Parallèlement à son travail de cinéaste, Bertrand Blier mène une activité d’écrivain. Cette dimension n’est pas secondaire : elle éclaire au contraire tout son parcours. Nombre de ses films reposent sur une architecture verbale très littéraire, et son rapport aux personnages passe souvent par la phrase avant de passer par l’image. Son œuvre, dans son ensemble, témoigne d’une même volonté de styliser le réel pour mieux en faire apparaître les contradictions. Il n’a jamais été un chroniqueur sociologique au sens classique, mais ses films disent beaucoup de la France de leur temps : ses hypocrisies, ses embarras, ses pulsions, ses rêves de liberté, sa trivialité comme sa tendresse. Sous l’insolence, il y a chez lui un désarroi humain très sensible, une manière de faire affleurer la fragilité au détour d’une réplique brutale ou d’une situation absurde.

Sa vie privée est restée plus discrète que son œuvre, et il a toujours donné le sentiment de préférer laisser ses films parler pour lui.
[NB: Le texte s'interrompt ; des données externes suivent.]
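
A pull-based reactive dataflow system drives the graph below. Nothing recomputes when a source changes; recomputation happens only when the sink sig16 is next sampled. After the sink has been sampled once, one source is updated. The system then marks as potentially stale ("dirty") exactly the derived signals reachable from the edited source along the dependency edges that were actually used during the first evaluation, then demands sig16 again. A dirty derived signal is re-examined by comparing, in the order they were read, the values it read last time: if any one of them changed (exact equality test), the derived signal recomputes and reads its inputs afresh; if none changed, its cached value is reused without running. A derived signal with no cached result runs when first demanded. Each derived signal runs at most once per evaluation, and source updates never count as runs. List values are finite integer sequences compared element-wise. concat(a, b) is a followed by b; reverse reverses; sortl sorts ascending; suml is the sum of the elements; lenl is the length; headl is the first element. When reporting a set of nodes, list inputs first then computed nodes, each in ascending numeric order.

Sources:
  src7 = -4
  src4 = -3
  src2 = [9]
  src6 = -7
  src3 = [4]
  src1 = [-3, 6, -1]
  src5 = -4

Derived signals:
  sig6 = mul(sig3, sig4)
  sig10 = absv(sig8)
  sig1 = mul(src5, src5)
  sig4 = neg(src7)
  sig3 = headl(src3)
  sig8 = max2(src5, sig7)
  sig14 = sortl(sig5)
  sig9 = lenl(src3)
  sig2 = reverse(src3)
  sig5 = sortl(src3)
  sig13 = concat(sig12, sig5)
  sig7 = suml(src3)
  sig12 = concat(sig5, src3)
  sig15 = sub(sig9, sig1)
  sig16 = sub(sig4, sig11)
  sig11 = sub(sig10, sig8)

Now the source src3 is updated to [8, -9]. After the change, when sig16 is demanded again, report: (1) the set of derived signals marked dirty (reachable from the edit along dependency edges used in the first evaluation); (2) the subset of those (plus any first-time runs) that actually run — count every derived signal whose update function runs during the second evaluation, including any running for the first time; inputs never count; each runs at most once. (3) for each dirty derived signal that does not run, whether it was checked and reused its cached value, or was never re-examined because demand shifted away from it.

First evaluation (everything demanded from the output):
  sig4 = neg(-4) = 4
  sig7 = suml([4]) = 4
  sig8 = max2(-4, 4) = 4
  sig10 = absv(4) = 4
  sig11 = sub(4, 4) = 0
  sig16 = sub(4, 0) = 4

Propagation after the edit:
  sig7: runs — src3 [4]->[8, -9]; result -1.
  sig8: runs — sig7 4->-1; result -1.
  sig10: runs — sig8 4->-1; result 1.
  sig11: runs — sig10 4->1; sig8 4->-1; result 2.
  sig16: runs — sig11 0->2; result 2.

Marked dirty: sig7, sig8, sig10, sig11, sig16.
Derived signals that run: sig7, sig8, sig10, sig11, sig16 — 5 in total.
Every dirty derived signal ran.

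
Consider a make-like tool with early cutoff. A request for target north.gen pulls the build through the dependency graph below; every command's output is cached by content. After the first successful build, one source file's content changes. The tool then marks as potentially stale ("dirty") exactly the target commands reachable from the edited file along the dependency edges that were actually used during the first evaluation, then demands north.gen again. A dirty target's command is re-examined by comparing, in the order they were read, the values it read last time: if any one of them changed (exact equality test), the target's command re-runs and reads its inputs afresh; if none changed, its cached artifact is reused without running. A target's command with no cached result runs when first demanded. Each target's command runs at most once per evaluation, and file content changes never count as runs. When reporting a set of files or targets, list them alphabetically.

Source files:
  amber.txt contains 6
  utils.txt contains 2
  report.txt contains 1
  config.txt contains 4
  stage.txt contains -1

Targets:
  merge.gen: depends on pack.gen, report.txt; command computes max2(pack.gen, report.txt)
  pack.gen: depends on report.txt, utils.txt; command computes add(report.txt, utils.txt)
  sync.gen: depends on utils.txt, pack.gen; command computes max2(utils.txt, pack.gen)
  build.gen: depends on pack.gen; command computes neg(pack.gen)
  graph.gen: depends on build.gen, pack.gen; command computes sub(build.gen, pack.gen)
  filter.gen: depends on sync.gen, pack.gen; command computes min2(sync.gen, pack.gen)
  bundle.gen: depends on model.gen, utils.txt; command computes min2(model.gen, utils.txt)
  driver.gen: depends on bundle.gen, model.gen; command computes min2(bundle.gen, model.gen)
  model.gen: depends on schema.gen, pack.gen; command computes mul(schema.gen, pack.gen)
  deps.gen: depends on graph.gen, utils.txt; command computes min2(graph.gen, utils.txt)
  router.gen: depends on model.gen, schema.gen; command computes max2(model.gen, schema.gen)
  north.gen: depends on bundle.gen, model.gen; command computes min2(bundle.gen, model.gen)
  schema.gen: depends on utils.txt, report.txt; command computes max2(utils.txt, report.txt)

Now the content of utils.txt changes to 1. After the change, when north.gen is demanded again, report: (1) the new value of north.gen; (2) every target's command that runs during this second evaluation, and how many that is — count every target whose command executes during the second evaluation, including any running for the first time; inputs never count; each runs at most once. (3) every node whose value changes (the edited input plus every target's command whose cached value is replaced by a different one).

Demanding north.gen again yields 1.
5 target commands run: bundle.gen, model.gen, north.gen, pack.gen, schema.gen.
The nodes whose values change: bundle.gen, model.gen, north.gen, pack.gen, schema.gen, utils.txt.

First demand of the output computes:
  pack.gen = add(1, 2) = 3
  schema.gen = max2(2, 1) = 2
  model.gen = mul(2, 3) = 6
  bundle.gen = min2(6, 2) = 2
  north.gen = min2(2, 6) = 2

After the edit, cleaning proceeds:
  pack.gen: a read changed (utils.txt 2->1) — executes, giving 2.
  schema.gen: a read changed (utils.txt 2->1) — executes, giving 1.
  model.gen: a read changed (schema.gen 2->1; pack.gen 3->2) — executes, giving 2.
  bundle.gen: a read changed (model.gen 6->2; utils.txt 2->1) — executes, giving 1.
  north.gen: a read changed (bundle.gen 2->1; model.gen 6->2) — executes, giving 1.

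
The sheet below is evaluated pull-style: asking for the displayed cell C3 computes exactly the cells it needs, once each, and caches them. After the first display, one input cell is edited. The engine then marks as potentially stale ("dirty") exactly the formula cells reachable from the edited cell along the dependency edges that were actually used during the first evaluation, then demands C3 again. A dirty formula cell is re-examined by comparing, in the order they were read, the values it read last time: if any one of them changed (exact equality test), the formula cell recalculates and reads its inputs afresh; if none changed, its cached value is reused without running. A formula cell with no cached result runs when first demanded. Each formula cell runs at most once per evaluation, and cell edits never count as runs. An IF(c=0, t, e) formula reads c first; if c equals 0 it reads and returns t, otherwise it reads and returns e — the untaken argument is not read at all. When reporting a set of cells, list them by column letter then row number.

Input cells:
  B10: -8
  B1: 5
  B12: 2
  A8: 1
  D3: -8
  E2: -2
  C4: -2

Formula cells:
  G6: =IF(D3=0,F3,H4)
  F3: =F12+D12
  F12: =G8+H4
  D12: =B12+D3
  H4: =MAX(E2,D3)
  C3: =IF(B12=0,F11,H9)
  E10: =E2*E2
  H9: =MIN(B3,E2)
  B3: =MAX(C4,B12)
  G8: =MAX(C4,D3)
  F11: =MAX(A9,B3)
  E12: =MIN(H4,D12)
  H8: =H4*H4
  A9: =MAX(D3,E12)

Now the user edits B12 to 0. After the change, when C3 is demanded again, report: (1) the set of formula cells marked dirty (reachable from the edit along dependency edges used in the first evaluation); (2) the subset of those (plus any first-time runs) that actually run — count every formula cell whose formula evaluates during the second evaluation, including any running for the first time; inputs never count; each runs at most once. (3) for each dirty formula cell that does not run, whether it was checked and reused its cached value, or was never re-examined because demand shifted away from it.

The edit dirties: B3, C3, H9.
7 formula cells run: A9, B3, C3, D12, E12, F11, H4.
Unvisited dirty nodes (no longer demanded): H9.
Note the branch switch — demand abandons H9, which is never re-examined.

First demand of the output computes:
  B3 = MAX(-2, 2) = 2
  H9 = MIN(2, -2) = -2
  C3 = IF(B12=0: B12=2 -> else branch H9) = -2

After the edit, cleaning proceeds:
  B3: a read changed (B12 2->0) — executes, giving 0.
  D12: had never run; runs now, result -8.
  H4: had never run; runs now, result -2.
  E12: had never run; runs now, result -8.
  A9: had never run; runs now, result -8.
  F11: had never run; runs now, result 0.
  H9: stays stale; no demand reaches it after the flip.
  C3: a read changed (B12 2->0) — executes, giving 0.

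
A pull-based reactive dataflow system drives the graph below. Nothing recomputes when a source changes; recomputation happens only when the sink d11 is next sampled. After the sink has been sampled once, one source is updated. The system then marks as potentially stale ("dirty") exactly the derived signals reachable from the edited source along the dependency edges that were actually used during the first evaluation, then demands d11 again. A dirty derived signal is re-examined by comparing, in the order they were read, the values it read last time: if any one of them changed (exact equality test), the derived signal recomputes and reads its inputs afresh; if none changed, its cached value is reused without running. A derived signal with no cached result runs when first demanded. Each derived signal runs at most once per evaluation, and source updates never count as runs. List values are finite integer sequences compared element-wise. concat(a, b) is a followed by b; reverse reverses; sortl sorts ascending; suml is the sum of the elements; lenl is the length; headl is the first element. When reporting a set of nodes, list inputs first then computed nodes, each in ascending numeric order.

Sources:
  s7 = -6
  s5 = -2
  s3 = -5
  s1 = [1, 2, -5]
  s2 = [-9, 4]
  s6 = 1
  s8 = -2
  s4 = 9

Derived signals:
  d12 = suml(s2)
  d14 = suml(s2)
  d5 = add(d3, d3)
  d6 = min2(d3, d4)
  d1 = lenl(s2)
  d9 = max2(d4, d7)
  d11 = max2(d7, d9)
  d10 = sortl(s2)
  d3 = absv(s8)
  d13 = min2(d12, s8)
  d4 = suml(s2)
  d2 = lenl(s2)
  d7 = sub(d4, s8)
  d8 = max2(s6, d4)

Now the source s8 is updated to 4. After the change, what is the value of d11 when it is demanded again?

New value of d11: -5.

First evaluation (everything demanded from the output):
  d4 = suml([-9, 4]) = -5
  d7 = sub(-5, -2) = -3
  d9 = max2(-5, -3) = -3
  d11 = max2(-3, -3) = -3

Propagation after the edit:
  d7: runs — s8 -2->4; result -9.
  d9: runs — d7 -3->-9; result -5.
  d11: runs — d7 -3->-9; d9 -3->-5; result -5.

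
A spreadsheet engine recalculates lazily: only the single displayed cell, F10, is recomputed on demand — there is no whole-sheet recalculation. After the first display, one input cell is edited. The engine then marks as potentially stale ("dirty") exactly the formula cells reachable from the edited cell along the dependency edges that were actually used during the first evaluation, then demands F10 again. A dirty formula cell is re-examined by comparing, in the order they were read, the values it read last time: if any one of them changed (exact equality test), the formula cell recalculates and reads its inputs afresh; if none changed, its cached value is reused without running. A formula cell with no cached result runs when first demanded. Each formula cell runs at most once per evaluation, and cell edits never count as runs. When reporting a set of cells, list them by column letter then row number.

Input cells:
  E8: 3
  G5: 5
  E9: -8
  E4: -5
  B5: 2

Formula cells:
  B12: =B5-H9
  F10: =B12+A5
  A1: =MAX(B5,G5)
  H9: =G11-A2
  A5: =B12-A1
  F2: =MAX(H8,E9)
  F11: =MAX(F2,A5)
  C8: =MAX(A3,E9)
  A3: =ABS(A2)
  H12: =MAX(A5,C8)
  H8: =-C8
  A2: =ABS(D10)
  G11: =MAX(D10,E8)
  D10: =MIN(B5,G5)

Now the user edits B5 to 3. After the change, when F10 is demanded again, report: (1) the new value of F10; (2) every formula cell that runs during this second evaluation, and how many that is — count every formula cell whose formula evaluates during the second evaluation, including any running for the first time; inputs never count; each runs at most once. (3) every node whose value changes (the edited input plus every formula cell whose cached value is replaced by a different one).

First evaluation (everything demanded from the output):
  A1 = MAX(2, 5) = 5
  D10 = MIN(2, 5) = 2
  A2 = ABS(2) = 2
  G11 = MAX(2, 3) = 3
  H9 = 3 - 2 = 1
  B12 = 2 - 1 = 1
  A5 = 1 - 5 = -4
  F10 = 1 + -4 = -3

Propagation after the edit:
  A1: runs — B5 2->3; result 5 (same value as before).
  D10: runs — B5 2->3; result 3.
  A2: runs — D10 2->3; result 3.
  G11: runs — D10 2->3; result 3 (same value as before).
  H9: runs — A2 2->3; result 0.
  B12: runs — B5 2->3; H9 1->0; result 3.
  A5: runs — B12 1->3; result -2.
  F10: runs — B12 1->3; A5 -4->-2; result 1.

New value of F10: 1.
Formula cells that run: A1, A2, A5, B12, D10, F10, G11, H9 — 8 in total.
Values that change: A2, A5, B5, B12, D10, F10, H9.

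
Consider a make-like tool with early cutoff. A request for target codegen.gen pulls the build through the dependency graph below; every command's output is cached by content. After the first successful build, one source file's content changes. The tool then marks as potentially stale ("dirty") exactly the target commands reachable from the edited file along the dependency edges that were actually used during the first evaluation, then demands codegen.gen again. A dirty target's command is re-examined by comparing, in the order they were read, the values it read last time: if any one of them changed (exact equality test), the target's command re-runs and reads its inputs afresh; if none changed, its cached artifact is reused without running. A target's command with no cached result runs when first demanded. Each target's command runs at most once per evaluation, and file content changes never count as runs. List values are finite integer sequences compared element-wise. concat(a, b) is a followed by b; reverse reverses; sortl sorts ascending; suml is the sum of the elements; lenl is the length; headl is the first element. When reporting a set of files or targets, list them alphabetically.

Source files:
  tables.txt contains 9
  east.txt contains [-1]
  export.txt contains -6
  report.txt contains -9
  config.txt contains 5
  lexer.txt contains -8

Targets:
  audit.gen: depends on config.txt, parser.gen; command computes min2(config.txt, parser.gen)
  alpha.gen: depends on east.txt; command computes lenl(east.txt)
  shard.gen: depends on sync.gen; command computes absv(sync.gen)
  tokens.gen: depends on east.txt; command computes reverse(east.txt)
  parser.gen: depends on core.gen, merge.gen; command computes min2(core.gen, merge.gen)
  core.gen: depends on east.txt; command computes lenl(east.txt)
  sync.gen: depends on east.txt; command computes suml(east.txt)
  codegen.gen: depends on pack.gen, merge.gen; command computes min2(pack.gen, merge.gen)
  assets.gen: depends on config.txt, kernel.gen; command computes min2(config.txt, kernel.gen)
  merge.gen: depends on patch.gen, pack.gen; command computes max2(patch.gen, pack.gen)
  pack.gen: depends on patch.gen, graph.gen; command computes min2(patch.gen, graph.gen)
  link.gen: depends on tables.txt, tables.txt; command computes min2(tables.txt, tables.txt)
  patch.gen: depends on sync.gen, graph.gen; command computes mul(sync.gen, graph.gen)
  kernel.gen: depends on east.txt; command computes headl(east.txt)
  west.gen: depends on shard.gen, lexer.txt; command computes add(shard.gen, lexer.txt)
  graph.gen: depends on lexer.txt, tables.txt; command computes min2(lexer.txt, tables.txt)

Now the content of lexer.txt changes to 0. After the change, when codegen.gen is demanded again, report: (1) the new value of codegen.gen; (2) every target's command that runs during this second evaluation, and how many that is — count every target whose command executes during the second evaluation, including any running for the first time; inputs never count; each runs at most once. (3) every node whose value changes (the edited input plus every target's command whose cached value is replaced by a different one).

Demanding codegen.gen again yields 0.
5 target commands run: codegen.gen, graph.gen, merge.gen, pack.gen, patch.gen.
The nodes whose values change: codegen.gen, graph.gen, lexer.txt, merge.gen, pack.gen, patch.gen.

First demand of the output computes:
  graph.gen = min2(-8, 9) = -8
  sync.gen = suml([-1]) = -1
  patch.gen = mul(-1, -8) = 8
  pack.gen = min2(8, -8) = -8
  merge.gen = max2(8, -8) = 8
  codegen.gen = min2(-8, 8) = -8

After the edit, cleaning proceeds:
  graph.gen: a read changed (lexer.txt -8->0) — executes, giving 0.
  patch.gen: a read changed (graph.gen -8->0) — executes, giving 0.
  pack.gen: a read changed (patch.gen 8->0; graph.gen -8->0) — executes, giving 0.
  merge.gen: a read changed (patch.gen 8->0; pack.gen -8->0) — executes, giving 0.
  codegen.gen: a read changed (pack.gen -8->0; merge.gen 8->0) — executes, giving 0.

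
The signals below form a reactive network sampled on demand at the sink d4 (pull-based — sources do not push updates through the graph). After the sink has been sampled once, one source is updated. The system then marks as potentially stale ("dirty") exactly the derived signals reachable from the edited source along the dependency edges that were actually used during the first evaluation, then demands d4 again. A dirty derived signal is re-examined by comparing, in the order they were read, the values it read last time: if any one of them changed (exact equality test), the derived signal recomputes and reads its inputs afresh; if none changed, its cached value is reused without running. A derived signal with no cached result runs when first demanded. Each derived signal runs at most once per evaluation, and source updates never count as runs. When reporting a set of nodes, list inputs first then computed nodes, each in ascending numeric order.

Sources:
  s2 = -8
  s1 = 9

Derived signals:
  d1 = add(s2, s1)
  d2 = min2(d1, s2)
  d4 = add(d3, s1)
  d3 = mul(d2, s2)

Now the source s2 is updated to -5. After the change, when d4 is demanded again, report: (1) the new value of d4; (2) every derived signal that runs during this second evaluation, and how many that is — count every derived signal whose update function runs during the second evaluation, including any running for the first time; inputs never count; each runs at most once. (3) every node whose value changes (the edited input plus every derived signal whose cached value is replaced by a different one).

Initial pass — values computed on the first demand:
  d1 = add(-8, 9) = 1
  d2 = min2(1, -8) = -8
  d3 = mul(-8, -8) = 64
  d4 = add(64, 9) = 73

Second demand — change propagation:
  d1: re-runs because s2 -8->-5; new result 4.
  d2: re-runs because d1 1->4; s2 -8->-5; new result -5.
  d3: re-runs because d2 -8->-5; s2 -8->-5; new result 25.
  d4: re-runs because d3 64->25; new result 34.

d4 now evaluates to 34.
Run set: d1, d2, d3, d4 (4 run).
Changed values: s2, d1, d2, d3, d4.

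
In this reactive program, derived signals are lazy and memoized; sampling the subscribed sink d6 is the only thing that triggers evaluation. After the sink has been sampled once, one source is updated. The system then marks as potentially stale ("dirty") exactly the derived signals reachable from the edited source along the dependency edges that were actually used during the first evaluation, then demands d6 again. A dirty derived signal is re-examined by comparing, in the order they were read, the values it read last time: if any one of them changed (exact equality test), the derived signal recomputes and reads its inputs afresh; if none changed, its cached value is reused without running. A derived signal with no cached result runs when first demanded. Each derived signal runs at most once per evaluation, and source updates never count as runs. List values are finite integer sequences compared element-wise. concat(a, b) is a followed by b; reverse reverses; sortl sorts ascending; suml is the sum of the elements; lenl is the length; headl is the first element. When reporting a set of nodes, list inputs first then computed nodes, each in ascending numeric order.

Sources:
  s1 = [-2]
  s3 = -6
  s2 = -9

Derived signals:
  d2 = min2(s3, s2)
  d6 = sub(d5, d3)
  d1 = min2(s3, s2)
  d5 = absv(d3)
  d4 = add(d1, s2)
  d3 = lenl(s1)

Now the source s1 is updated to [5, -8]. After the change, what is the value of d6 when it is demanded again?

First demand of the output computes:
  d3 = lenl([-2]) = 1
  d5 = absv(1) = 1
  d6 = sub(1, 1) = 0

After the edit, cleaning proceeds:
  d3: a read changed (s1 [-2]->[5, -8]) — executes, giving 2.
  d5: a read changed (d3 1->2) — executes, giving 2.
  d6: a read changed (d5 1->2; d3 1->2) — executes, giving 0 — identical to its old value.

Demanding d6 again yields 0.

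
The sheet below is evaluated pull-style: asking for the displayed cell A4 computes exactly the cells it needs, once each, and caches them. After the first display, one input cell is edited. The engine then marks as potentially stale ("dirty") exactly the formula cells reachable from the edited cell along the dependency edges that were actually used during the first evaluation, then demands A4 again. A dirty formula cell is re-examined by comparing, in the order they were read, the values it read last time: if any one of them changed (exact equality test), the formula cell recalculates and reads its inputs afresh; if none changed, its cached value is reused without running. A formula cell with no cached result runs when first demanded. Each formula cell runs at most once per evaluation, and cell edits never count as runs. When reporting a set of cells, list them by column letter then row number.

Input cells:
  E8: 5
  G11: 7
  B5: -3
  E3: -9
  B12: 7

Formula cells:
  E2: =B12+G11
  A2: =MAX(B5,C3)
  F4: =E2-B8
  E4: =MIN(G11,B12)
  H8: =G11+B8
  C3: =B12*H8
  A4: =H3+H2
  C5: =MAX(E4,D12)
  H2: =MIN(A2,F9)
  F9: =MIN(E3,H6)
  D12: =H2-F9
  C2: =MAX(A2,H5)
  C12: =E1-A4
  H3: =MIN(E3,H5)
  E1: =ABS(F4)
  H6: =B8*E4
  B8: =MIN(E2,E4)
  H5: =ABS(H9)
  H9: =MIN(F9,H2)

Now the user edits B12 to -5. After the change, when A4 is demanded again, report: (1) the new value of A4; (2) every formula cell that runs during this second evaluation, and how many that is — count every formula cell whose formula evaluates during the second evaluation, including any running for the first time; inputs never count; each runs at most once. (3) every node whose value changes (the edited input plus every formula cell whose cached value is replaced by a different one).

Demanding A4 again yields -18.
9 formula cells run: A2, B8, C3, E2, E4, F9, H2, H6, H8.
The nodes whose values change: A2, B8, B12, C3, E2, E4, H6, H8.
Note where the cutoff bites: H9 is checked, finds nothing changed, and keeps its cache.

First demand of the output computes:
  E2 = 7 + 7 = 14
  E4 = MIN(7, 7) = 7
  B8 = MIN(14, 7) = 7
  H6 = 7 * 7 = 49
  F9 = MIN(-9, 49) = -9
  H8 = 7 + 7 = 14
  C3 = 7 * 14 = 98
  A2 = MAX(-3, 98) = 98
  H2 = MIN(98, -9) = -9
  H9 = MIN(-9, -9) = -9
  H5 = ABS(-9) = 9
  H3 = MIN(-9, 9) = -9
  A4 = -9 + -9 = -18

After the edit, cleaning proceeds:
  E2: a read changed (B12 7->-5) — executes, giving 2.
  E4: a read changed (B12 7->-5) — executes, giving -5.
  B8: a read changed (E2 14->2; E4 7->-5) — executes, giving -5.
  H6: a read changed (B8 7->-5; E4 7->-5) — executes, giving 25.
  F9: a read changed (H6 49->25) — executes, giving -9 — identical to its old value.
  H8: a read changed (B8 7->-5) — executes, giving 2.
  C3: a read changed (B12 7->-5; H8 14->2) — executes, giving -10.
  A2: a read changed (C3 98->-10) — executes, giving -3.
  H2: a read changed (A2 98->-3) — executes, giving -9 — identical to its old value.
  H9: dirty, but its reads are unchanged (F9 unchanged, H2 unchanged); cached -9 stands.
  H5: dirty, but its reads are unchanged (H9 unchanged); cached 9 stands.
  H3: dirty, but its reads are unchanged (E3 unchanged, H5 unchanged); cached -9 stands.
  A4: dirty, but its reads are unchanged (H3 unchanged, H2 unchanged); cached -18 stands.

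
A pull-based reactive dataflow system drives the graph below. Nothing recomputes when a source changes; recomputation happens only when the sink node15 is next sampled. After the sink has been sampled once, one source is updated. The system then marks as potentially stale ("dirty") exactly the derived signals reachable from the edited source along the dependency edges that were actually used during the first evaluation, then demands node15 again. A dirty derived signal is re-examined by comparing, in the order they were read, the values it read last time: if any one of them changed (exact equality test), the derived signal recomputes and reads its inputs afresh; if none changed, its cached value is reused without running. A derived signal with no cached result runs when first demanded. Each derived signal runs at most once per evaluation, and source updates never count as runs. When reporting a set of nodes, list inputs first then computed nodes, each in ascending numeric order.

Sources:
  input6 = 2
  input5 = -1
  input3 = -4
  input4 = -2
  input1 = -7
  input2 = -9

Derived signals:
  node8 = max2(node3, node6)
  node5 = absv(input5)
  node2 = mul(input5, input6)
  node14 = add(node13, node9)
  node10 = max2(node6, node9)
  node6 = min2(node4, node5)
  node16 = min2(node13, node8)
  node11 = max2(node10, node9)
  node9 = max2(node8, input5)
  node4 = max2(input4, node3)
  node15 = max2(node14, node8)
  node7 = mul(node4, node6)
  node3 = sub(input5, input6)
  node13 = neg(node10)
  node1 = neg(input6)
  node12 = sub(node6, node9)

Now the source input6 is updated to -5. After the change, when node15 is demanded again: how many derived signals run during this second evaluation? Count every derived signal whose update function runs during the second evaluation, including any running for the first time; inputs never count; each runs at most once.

First evaluation (everything demanded from the output):
  node3 = sub(-1, 2) = -3
  node4 = max2(-2, -3) = -2
  node5 = absv(-1) = 1
  node6 = min2(-2, 1) = -2
  node8 = max2(-3, -2) = -2
  node9 = max2(-2, -1) = -1
  node10 = max2(-2, -1) = -1
  node13 = neg(-1) = 1
  node14 = add(1, -1) = 0
  node15 = max2(0, -2) = 0

Propagation after the edit:
  node3: runs — input6 2->-5; result 4.
  node4: runs — node3 -3->4; result 4.
  node6: runs — node4 -2->4; result 1.
  node8: runs — node3 -3->4; node6 -2->1; result 4.
  node9: runs — node8 -2->4; result 4.
  node10: runs — node6 -2->1; node9 -1->4; result 4.
  node13: runs — node10 -1->4; result -4.
  node14: runs — node13 1->-4; node9 -1->4; result 0 (same value as before).
  node15: runs — node8 -2->4; result 4.

Derived signals that run: node3, node4, node6, node8, node9, node10, node13, node14, node15 — 9 in total.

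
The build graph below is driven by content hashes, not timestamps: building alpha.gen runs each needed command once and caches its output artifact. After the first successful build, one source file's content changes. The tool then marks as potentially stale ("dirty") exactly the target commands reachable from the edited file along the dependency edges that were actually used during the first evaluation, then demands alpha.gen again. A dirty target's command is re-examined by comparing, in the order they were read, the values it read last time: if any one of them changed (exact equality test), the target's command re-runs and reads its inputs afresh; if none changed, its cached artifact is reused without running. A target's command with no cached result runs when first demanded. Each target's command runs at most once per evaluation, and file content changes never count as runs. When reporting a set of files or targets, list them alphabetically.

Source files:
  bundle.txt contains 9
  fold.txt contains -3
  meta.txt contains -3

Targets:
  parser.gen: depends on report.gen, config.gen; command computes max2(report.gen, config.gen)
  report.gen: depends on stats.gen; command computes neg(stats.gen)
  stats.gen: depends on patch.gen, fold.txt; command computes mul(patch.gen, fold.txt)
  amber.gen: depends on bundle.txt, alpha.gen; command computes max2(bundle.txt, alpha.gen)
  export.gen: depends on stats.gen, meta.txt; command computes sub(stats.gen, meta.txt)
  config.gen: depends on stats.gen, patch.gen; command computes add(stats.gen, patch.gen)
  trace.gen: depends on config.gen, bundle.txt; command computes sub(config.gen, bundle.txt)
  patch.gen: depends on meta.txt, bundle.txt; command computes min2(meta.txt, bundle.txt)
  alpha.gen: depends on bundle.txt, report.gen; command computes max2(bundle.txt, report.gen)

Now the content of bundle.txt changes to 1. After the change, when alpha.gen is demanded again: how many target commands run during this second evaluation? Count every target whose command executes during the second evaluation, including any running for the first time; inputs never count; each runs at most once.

Run set: alpha.gen, patch.gen (2 run).
The important point: at stats.gen every value read last time is unchanged, so the dirty flag clears without a run.

Initial pass — values computed on the first demand:
  patch.gen = min2(-3, 9) = -3
  stats.gen = mul(-3, -3) = 9
  report.gen = neg(9) = -9
  alpha.gen = max2(9, -9) = 9

Second demand — change propagation:
  patch.gen: re-runs because bundle.txt 9->1; new result -3 (unchanged).
  stats.gen: re-examined; everything it read last time is the same (patch.gen unchanged, fold.txt unchanged) — cache 9 kept, no run.
  report.gen: re-examined; everything it read last time is the same (stats.gen unchanged) — cache -9 kept, no run.
  alpha.gen: re-runs because bundle.txt 9->1; new result 1.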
Cette réserve n’a pas empêché sa figure publique de s’imposer, tant son nom est devenu synonyme d’un certain cinéma français d’auteur, irrévérencieux et dialogué. Il occupait une place à part, ni tout à fait dans le courant dominant, ni enfermé dans la marginalité, mais sur une ligne de crête où la popularité rencontrait l’exigence formelle. Plusieurs générations de spectateurs, de critiques et de cinéastes ont reconnu en lui un auteur capable de prendre tous les risques, y compris celui du mauvais goût assumé, de l’excès ou de l’incompréhension, au nom d’une liberté artistique non négociable.

Bertrand Blier est mort le 20 janvier 2025 à Paris, à l’âge de 85 ans. Sa disparition a refermé une trajectoire majeure du cinéma français, commencée dans l’après-guerre et déployée sur plus de soixante ans. Il laisse une filmographie qui continue de provoquer, de faire rire, de déranger et de séduire, ainsi qu’une langue immédiatement identifiable, faite d’éclats, de gouaille, de poésie noire et de désenchantement.